Due to pandemic conditions while more people are working remotely, most meetings and virtual training sessions are occurring via Zoom or other platforms such as MS Teams, Webex, etc. It’s no secret that Zoom Fatigue is happening and impacting employee productivity and morale. Just today, a client said that when it comes to virtual meetings, there are two camps of people: people who engage and those who do not unless they are called upon or need to speak. On the positive side, online tools have provided mechanisms and systems to communicate and keep in touch. With that said, too much of a good thing can flip to the negative side of the equation if you’re not paying attention to it.
Take this quick self-assessment to determine if you or your employees suffer from Zoom Fatigue. For each statement, select Agree or Disagree. Your response represents an overall sentiment and view of the situation.
|1. I spend at least 4 to 6 hours in Zoom meetings or Virtual Learning Sessions per week.|
|2. I find Zoom meetings / training sessions boring and consist of talking heads.|
|3. I tend to multi-task while on a Zoom meeting.|
|4. I prefer to attend live vs. virtual training.|
|5. I tend to listen and Zone Out more than I speak.|
|6. I am comfortable being on camera.|
What do your responses tell you?
1. If your spending more than 6 hours a week on Zoom or other platforms, ask yourself:
- How effectives are these meetings / virtual training sessions to begin with?
- Are they managed well?
- Do they have start and stop times?
- Is there an agenda?
- Do action items that come out of the meetings?
- Are you engaged in the learning online as much as you are in person?
- Are the training sessions engaging and interesting?
2. If you find online meetings or virtual training sessions boring, ask yourself:
- Do you keep the meeting and/or training session at a manageable time frame? g., less than 45 minutes for meetings and less then 90 minutes for training?
- Do you provide breaks?
- Do you have interaction and activities built in?
3. If you tend to multi-task while on Zoom, ask yourself:
- What’s more important than what’s being talked about / presented?
- Are you interested in the topic to begin with?
- Are you required to attend or is this optional?
- Do you have a stake in the meeting?
- Are you required to participate?
4. If you prefer to attend live sessions vs. virtual training, ask yourself?
- What do I want to get out of this training session?
- If this important for my job and/or my career?
- Are you engaged in the training or a bystander?
5. If you tend to listen more than you speak, ask yourself:
- Are you interested in this topic?
- Do you want your voice to be heard?
- Are you comfortable speaking up in virtual meetings or sessions?
- Do you participate in activities if there are some?
6. If you have a tendency to avoid the camera, ask yourself?
- Do you have a space that is conducive to being on camera in the first place?
Based on your responses, keep in mind the following Zoom Tips to create, deliver and facilitate engaging sessions that make a difference and matter to those who attend.
Zoom Tips: Leading Meetings / Virtual Learning Sessions
- Make sure the platform works and test it out ahead of time
- Focus on the NEED to KNOW vs.
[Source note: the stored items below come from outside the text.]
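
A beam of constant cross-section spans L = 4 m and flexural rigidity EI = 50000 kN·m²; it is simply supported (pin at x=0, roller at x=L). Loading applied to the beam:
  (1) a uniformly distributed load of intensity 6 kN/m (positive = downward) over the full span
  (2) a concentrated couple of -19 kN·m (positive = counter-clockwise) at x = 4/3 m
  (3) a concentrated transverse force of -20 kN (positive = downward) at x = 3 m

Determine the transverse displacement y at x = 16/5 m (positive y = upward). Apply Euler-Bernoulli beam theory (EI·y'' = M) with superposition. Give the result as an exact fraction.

Load 1 — uniform load w=6 kN/m over full span:
  y_1 = -wx(L³-2Lx²+x³)/(24EI) = -6·(16/5)·(4³-2·4·(16/5)²+(16/5)³)/(24·50000) = -464/1953125 m
Load 2 — applied couple M₀=-19 kN·m at a=4/3 m (b=L-a=8/3):
  y_2 = (M₀x³/(6L)-M₀(x-a)²/2+C₁x)/EI  [x>a] with C₁=M₀(3b²-L²)/(6L)=-38/9 = ((-19)·(16/5)³/(6·4)-(-19)·((16/5)-(4/3))²/2+(-38/9)·(16/5))/50000 = -893/7031250 m
Load 3 — point force P=-20 kN at a=3 m (b=L-a=1):
  y_3 = -Pa(L-x)(2Lx-a²-x²)/(6LEI)  [x>a] = -(-20)·3·(4-(16/5))·(2·4·(16/5)-3²-(16/5)²)/(6·4·50000) = 159/625000 m
Superposition: y = Σ y_i = -15493/140625000 m ≈ -0.000110 m

y(16/5) = -15493/140625000 m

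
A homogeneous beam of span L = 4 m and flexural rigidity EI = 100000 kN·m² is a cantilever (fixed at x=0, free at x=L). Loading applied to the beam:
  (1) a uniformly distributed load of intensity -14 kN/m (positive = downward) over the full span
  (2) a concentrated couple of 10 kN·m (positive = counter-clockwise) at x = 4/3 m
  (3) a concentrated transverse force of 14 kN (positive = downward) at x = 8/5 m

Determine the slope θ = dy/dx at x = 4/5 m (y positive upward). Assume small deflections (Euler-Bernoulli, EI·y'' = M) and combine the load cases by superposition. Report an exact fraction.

Load 1 — uniform load w=-14 kN/m over full span:
  θ_1 = -wx(x²-3Lx+3L²)/(6EI) = -(-14)·(4/5)·((4/5)²-3·4·(4/5)+3·4²)/(6·100000) = 854/1171875 rad
Load 2 — applied couple M₀=10 kN·m at a=4/3 m (b=L-a=8/3):
  θ_2 = M₀x/EI  [x≤a] = 10·(4/5)/100000 = 1/12500 rad
Load 3 — point force P=14 kN at a=8/5 m (b=L-a=12/5):
  θ_3 = -Px(2a-x)/(2EI)  [x≤a] = -14·(4/5)·(2·(8/5)-(4/5))/(2·100000) = -21/156250 rad
Superposition: θ = Σ θ_i = 3161/4687500 rad ≈ 0.000674 rad

θ(4/5) = 3161/4687500 rad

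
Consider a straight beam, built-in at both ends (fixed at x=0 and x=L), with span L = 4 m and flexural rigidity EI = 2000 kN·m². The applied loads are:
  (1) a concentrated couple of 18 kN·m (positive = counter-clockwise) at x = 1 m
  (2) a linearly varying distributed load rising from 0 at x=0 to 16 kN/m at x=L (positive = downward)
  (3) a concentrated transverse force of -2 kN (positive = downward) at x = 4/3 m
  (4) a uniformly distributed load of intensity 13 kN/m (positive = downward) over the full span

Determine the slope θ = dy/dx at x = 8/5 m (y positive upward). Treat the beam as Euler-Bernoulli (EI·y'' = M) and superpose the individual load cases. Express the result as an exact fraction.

Load 1 — applied couple M₀=18 kN·m at a=1 m (b=L-a=3):
  θ_1 = (R_Ax²/2 - M_Ax - M₀(x-a))/EI  [x>a] with R_A=81/16, M_A=-27/8 = ((81/16)·(8/5)²/2 - (-27/8)·(8/5) - 18·((8/5)-1))/2000 = 27/50000 rad
Load 2 — triangular load w₀=16 kN/m (0→w₀ over full span):
  θ_2 = -w₀(2x(L-x)(L-2x)(x+2L)+x²(L-x)²)/(120LEI) = -16·(2·(8/5)·(4-(8/5))·(4-2·(8/5))·((8/5)+2·4)+(8/5)²·(4-(8/5))²)/(120·4·2000) = -96/78125 rad
Load 3 — point force P=-2 kN at a=4/3 m (b=L-a=8/3):
  θ_3 = Pa²(L-x)(2bL-(3b+a)(L-x))/(2L³EI)  [x>a] = (-2)·(4/3)²·(4-(8/5))·(2·(8/3)·4-(3·(8/3)+(4/3))·(4-(8/5)))/(2·4³·2000) = 1/28125 rad
Load 4 — uniform load w=13 kN/m over full span:
  θ_4 = -wx(L-x)(L-2x)/(12EI) = -13·(8/5)·(4-(8/5))·(4-2·(8/5))/(12·2000) = -26/15625 rad
Superposition: θ = Σ θ_i = -26069/11250000 rad ≈ -0.002317 rad

θ(8/5) = -26069/11250000 rad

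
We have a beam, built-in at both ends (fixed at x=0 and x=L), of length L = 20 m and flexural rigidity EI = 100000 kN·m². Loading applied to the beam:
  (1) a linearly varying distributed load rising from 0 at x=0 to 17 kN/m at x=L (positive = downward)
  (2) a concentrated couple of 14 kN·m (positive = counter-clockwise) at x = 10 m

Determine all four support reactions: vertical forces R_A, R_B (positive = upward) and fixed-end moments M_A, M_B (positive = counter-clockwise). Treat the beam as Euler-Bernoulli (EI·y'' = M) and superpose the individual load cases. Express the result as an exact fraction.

R_A = 1041/20 kN, M_A = 1381/6 kN·m, R_B = 2359/20 kN, M_B = -673/2 kN·m

Load 1 — triangular load w₀=17 kN/m (0→w₀ over full span):
  R_A = 3w₀L/20 = 3·17·20/20 = 51 kN
  M_A = w₀L²/30 = 17·20²/30 = 680/3 kN·m
  R_B = 7w₀L/20 = 7·17·20/20 = 119 kN
  M_B = -w₀L²/20 = -17·20²/20 = -340 kN·m
Load 2 — applied couple M₀=14 kN·m at a=10 m (b=L-a=10):
  R_A = 6M₀ab/L³ = 6·14·10·10/20³ = 21/20 kN
  M_A = M₀b(2a-b)/L² = 14·10·(2·10-10)/20² = 7/2 kN·m
  R_B = -6M₀ab/L³ = -6·14·10·10/20³ = -21/20 kN
  M_B = M₀a(2b-a)/L² = 14·10·(2·10-10)/20² = 7/2 kN·m
Superposition: R_A = 1041/20 kN, M_A = 1381/6 kN·m, R_B = 2359/20 kN, M_B = -673/2 kN·m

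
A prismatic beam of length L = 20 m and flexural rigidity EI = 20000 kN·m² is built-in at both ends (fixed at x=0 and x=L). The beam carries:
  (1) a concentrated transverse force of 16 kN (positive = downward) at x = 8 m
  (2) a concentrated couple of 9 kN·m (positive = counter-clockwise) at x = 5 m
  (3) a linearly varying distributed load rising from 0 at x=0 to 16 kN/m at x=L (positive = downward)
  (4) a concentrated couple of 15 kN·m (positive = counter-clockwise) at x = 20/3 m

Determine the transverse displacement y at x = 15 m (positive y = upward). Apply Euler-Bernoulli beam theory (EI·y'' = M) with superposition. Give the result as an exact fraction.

y(15) = -5793/51200 m

Load 1 — point force P=16 kN at a=8 m (b=L-a=12):
  y_1 = -Pa²(L-x)²(3bL-(3b+a)(L-x))/(6L³EI)  [x>a] = -16·8²·(20-15)²·(3·12·20-(3·12+8)·(20-15))/(6·20³·20000) = -1/75 m
Load 2 — applied couple M₀=9 kN·m at a=5 m (b=L-a=15):
  y_2 = (R_Ax³/6 - M_Ax²/2 - M₀(x-a)²/2)/EI  [x>a] with R_A=81/160, M_A=-27/16 = ((81/160)·15³/6 - (-27/16)·15²/2 - 9·(15-5)²/2)/20000 = 63/51200 m
Load 3 — triangular load w₀=16 kN/m (0→w₀ over full span):
  y_3 = -w₀x²(L-x)²(x+2L)/(120LEI) = -16·15²·(20-15)²·(15+2·20)/(120·20·20000) = -33/320 m
Load 4 — applied couple M₀=15 kN·m at a=20/3 m (b=L-a=40/3):
  y_4 = (R_Ax³/6 - M_Ax²/2 - M₀(x-a)²/2)/EI  [x>a] with R_A=1, M_A=0 = (1·15³/6 - 0·15²/2 - 15·(15-(20/3))²/2)/20000 = 1/480 m
Superposition: y = Σ y_i = -5793/51200 m ≈ -0.113145 m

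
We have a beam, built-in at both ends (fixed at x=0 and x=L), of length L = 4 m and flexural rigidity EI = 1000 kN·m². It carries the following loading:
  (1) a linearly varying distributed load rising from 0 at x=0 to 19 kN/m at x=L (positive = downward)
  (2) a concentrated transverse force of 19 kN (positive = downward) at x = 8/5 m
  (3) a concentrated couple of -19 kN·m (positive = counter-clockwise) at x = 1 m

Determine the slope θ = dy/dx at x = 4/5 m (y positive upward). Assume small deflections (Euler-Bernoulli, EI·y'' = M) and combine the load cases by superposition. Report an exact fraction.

Load 1 — triangular load w₀=19 kN/m (0→w₀ over full span):
  θ_1 = -w₀(2x(L-x)(L-2x)(x+2L)+x²(L-x)²)/(120LEI) = -19·(2·(4/5)·(4-(4/5))·(4-2·(4/5))·((4/5)+2·4)+(4/5)²·(4-(4/5))²)/(120·4·1000) = -1064/234375 rad
Load 2 — point force P=19 kN at a=8/5 m (b=L-a=12/5):
  θ_2 = -Pb²x(2aL-(3a+b)x)/(2L³EI)  [x≤a] = -19·(12/5)²·(4/5)·(2·(8/5)·4-(3·(8/5)+(12/5))·(4/5))/(2·4³·1000) = -1881/390625 rad
Load 3 — applied couple M₀=-19 kN·m at a=1 m (b=L-a=3):
  θ_3 = (R_Ax²/2 - M_Ax)/EI  [x≤a] with R_A=-171/32, M_A=57/16 = ((-171/32)·(4/5)²/2 - (57/16)·(4/5))/1000 = -57/12500 rad
Superposition: θ = Σ θ_i = -65227/4687500 rad ≈ -0.013915 rad

θ(4/5) = -65227/4687500 rad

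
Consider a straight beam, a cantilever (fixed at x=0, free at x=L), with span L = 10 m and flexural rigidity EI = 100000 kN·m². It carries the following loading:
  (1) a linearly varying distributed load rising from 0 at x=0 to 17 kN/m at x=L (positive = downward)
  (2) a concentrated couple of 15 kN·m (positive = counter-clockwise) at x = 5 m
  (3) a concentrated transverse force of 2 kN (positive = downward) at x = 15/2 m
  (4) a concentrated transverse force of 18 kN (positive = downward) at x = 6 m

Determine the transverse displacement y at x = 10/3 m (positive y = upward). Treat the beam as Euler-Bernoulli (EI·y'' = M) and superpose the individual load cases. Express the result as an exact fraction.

y(10/3) = -45283/1458000 m

Load 1 — triangular load w₀=17 kN/m (0→w₀ over full span):
  y_1 = (w₀Lx³/12-w₀L²x²/6-w₀x⁵/(120L))/EI = (17·10·(10/3)³/12-17·10²·(10/3)²/6-17·(10/3)⁵/(120·10))/100000 = -7667/291600 m
Load 2 — applied couple M₀=15 kN·m at a=5 m (b=L-a=5):
  y_2 = M₀x²/(2EI)  [x≤a] = 15·(10/3)²/(2·100000) = 1/1200 m
Load 3 — point force P=2 kN at a=15/2 m (b=L-a=5/2):
  y_3 = -Px²(3a-x)/(6EI)  [x≤a] = -2·(10/3)²·(3·(15/2)-(10/3))/(6·100000) = -23/32400 m
Load 4 — point force P=18 kN at a=6 m (b=L-a=4):
  y_4 = -Px²(3a-x)/(6EI)  [x≤a] = -18·(10/3)²·(3·6-(10/3))/(6·100000) = -11/2250 m
Superposition: y = Σ y_i = -45283/1458000 m ≈ -0.031058 m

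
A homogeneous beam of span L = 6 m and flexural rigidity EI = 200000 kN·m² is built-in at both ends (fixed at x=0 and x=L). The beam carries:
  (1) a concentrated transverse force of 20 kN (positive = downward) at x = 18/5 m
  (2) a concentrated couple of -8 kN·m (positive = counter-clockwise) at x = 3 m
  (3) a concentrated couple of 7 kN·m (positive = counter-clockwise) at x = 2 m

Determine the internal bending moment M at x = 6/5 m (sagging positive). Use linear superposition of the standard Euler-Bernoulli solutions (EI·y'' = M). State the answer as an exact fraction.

Load 1 — point force P=20 kN at a=18/5 m (b=L-a=12/5):
  M_1 = Pb²(3a+b)x/L³ - Pab²/L²  [x≤a] = 20·(12/5)²·(3·(18/5)+(12/5))·(6/5)/6³ - 20·(18/5)·(12/5)²/6² = -384/125 kN·m
Load 2 — applied couple M₀=-8 kN·m at a=3 m (b=L-a=3):
  M_2 = R_Ax - M_A  [x≤a] with R_A=-2, M_A=-2 = (-2)·(6/5) - (-2) = -2/5 kN·m
Load 3 — applied couple M₀=7 kN·m at a=2 m (b=L-a=4):
  M_3 = R_Ax - M_A  [x≤a] with R_A=14/9, M_A=0 = (14/9)·(6/5) - 0 = 28/15 kN·m
Superposition: M = Σ M_i = -602/375 kN·m ≈ -1.605333 kN·m

M(6/5) = -602/375 kN·m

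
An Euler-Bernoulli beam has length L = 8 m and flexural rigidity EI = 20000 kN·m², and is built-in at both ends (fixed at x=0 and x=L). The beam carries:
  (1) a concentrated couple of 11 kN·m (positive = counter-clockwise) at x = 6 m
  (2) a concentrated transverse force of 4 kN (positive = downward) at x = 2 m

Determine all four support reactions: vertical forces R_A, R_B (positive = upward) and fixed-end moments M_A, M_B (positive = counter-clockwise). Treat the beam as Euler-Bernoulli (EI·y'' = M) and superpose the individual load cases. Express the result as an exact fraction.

R_A = 315/64 kN, M_A = 127/16 kN·m, R_B = -59/64 kN, M_B = -57/16 kN·m

Load 1 — applied couple M₀=11 kN·m at a=6 m (b=L-a=2):
  R_A = 6M₀ab/L³ = 6·11·6·2/8³ = 99/64 kN
  M_A = M₀b(2a-b)/L² = 11·2·(2·6-2)/8² = 55/16 kN·m
  R_B = -6M₀ab/L³ = -6·11·6·2/8³ = -99/64 kN
  M_B = M₀a(2b-a)/L² = 11·6·(2·2-6)/8² = -33/16 kN·m
Load 2 — point force P=4 kN at a=2 m (b=L-a=6):
  R_A = Pb²(3a+b)/L³ = 4·6²·(3·2+6)/8³ = 27/8 kN
  M_A = Pab²/L² = 4·2·6²/8² = 9/2 kN·m
  R_B = Pa²(a+3b)/L³ = 4·2²·(2+3·6)/8³ = 5/8 kN
  M_B = -Pa²b/L² = -4·2²·6/8² = -3/2 kN·m
Superposition: R_A = 315/64 kN, M_A = 127/16 kN·m, R_B = -59/64 kN, M_B = -57/16 kN·m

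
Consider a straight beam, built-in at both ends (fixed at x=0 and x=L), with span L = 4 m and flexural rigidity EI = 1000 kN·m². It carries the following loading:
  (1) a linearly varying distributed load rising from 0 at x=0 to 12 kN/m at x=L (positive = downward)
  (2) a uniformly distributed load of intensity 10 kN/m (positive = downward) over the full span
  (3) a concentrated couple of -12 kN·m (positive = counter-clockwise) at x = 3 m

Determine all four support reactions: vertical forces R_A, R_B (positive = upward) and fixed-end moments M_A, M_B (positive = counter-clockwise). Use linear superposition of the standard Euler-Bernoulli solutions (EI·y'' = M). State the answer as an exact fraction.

Load 1 — triangular load w₀=12 kN/m (0→w₀ over full span):
  R_A = 3w₀L/20 = 3·12·4/20 = 36/5 kN
  M_A = w₀L²/30 = 12·4²/30 = 32/5 kN·m
  R_B = 7w₀L/20 = 7·12·4/20 = 84/5 kN
  M_B = -w₀L²/20 = -12·4²/20 = -48/5 kN·m
Load 2 — uniform load w=10 kN/m over full span:
  R_A = wL/2 = 10·4/2 = 20 kN
  M_A = wL²/12 = 10·4²/12 = 40/3 kN·m
  R_B = wL/2 = 10·4/2 = 20 kN
  M_B = -wL²/12 = -10·4²/12 = -40/3 kN·m
Load 3 — applied couple M₀=-12 kN·m at a=3 m (b=L-a=1):
  R_A = 6M₀ab/L³ = 6·(-12)·3·1/4³ = -27/8 kN
  M_A = M₀b(2a-b)/L² = (-12)·1·(2·3-1)/4² = -15/4 kN·m
  R_B = -6M₀ab/L³ = -6·(-12)·3·1/4³ = 27/8 kN
  M_B = M₀a(2b-a)/L² = (-12)·3·(2·1-3)/4² = 9/4 kN·m
Superposition: R_A = 953/40 kN, M_A = 959/60 kN·m, R_B = 1607/40 kN, M_B = -1241/60 kN·m

R_A = 953/40 kN, M_A = 959/60 kN·m, R_B = 1607/40 kN, M_B = -1241/60 kN·m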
NICE to KNOW
- Make sure the meeting or virtual learning is absolutely necessary
- Use Slides with Few Words and more pictures
- Use the tools to engage participants
- Video clips (e.g., from You Tube)
- Include Breaks (short or long, depending on the length of the overall session
- For meetings – 60 minutes or less
- For virtual learning – 90 minutes or less per session. If you have longer training sessions, break them into smaller increments.
- Encourage participants to use video, at least for some of the time so that you can see each other
- Set Ground Rules for participation
- Have Fun! and allow time to get to know one another on a personal level
- Incorporate activities for both meetings and virtual learning
- Leave with action items and assignments
- Finish with takeaways
- Follow-up, Follow-up, Follow-up
Zoom Tips: Attending Meetings / Virtual Learning Sessions
- Make a commitment to participate
- Use the chat to ask questions
- Turn the Video On.
- Take notes.
- Remove distractions (if you can)
- Use mute function when listening to speaker
- Check your computer ahead of time to make sure everything is set up and you’re able to connect to the site
- If you need to use your phone, make sure that works as well
- Let people know you’re in a meeting or training session
- Don’t multi-task with answering phones, checking for email, etc.
A meeting or Virtual Training Needs To Be Interactive and Engaging
The name of the current Meeting and Virtual Learning game is to keep the participant engaged, action items are identified and the information is useful and applicable. This comes with reinforcement, coaching and ongoing learning opportunities, both formal and informal.